Monday, October 08, 2012

On Meditation...

The founder of our Order, Rev. Master Jiyu-Kennett, who studied meditation under some of the greatest meditation masters of Japan, translated the classic Zen texts on the mind of meditation as saying that the critical element is, "Do not try to think, and do not try not to think". She likened the mind of meditation to a person sitting under a bridge beneath a busy road. The "traffic" on the road is our thoughts, feelings, perceptions, emotions, etc. To try to mentally stop the traffic is to "try not to think". The same is true of dulling the mind to the point where no traffic is noticed at all. These approaches would seriously unbalance the harmony of meditation: the first one by increasing concentration to the point of excluding awareness, the second by decreasing awareness to the point that only concentration is left. On the other hand, to leave one's sitting place, get up and accept a ride in one of the cars is to "try to think". One's mind is literally "captured" and "carried away" by a particular thought or feeling, so that what was simply a passing thought turns into a ten minute chain of thinking. Here, the concentration has been insufficient, and awareness has lost touch entirely with the basic fact of things-as-they-are: the fact that we are just sitting there. Whenever we find that we are doing something other than just sit there, we gently bring our mind back. This is done over and over again, and is the work of meditation practice.

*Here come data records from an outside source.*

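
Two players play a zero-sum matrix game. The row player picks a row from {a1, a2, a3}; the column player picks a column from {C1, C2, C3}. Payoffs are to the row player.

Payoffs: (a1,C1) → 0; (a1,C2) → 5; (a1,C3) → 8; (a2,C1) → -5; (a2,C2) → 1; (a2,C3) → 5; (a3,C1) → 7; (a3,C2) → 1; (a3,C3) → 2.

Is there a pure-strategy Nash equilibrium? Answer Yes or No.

No

Row minima: a1 → 0, a2 → -5, a3 → 1; maximin = 1.
Column maxima: C1 → 7, C2 → 5, C3 → 8; minimax = 5.
1 ≠ 5, so no pure-strategy equilibrium exists.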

 Another useful observation which Rev. Master Jiyu-Kennett made about meditation was the distinction between natural and deliberate thought. Suppose, for instance, that a dog barks while we are meditating. We naturally hear the sound, and perhaps the thought occurs to us that a dog is barking. These are examples of natural thought; they are part of things-as-they-are, part of simple, aware sitting. This is meditation, and nothing needs to be done about it. But suppose that we continue the chain of thought: we next think that the barking disturbs our meditation, that our neighbor should control their dog better, that something really should be done about this lack of consideration·, and the next thing we are aware of is that we "wake up", realizing that we have spent the last five minutes giving our neighbor a lecture. This is deliberate thought and is inconsistent with serene reflection meditation. We need to bring our mind back to the awareness of simply sitting there.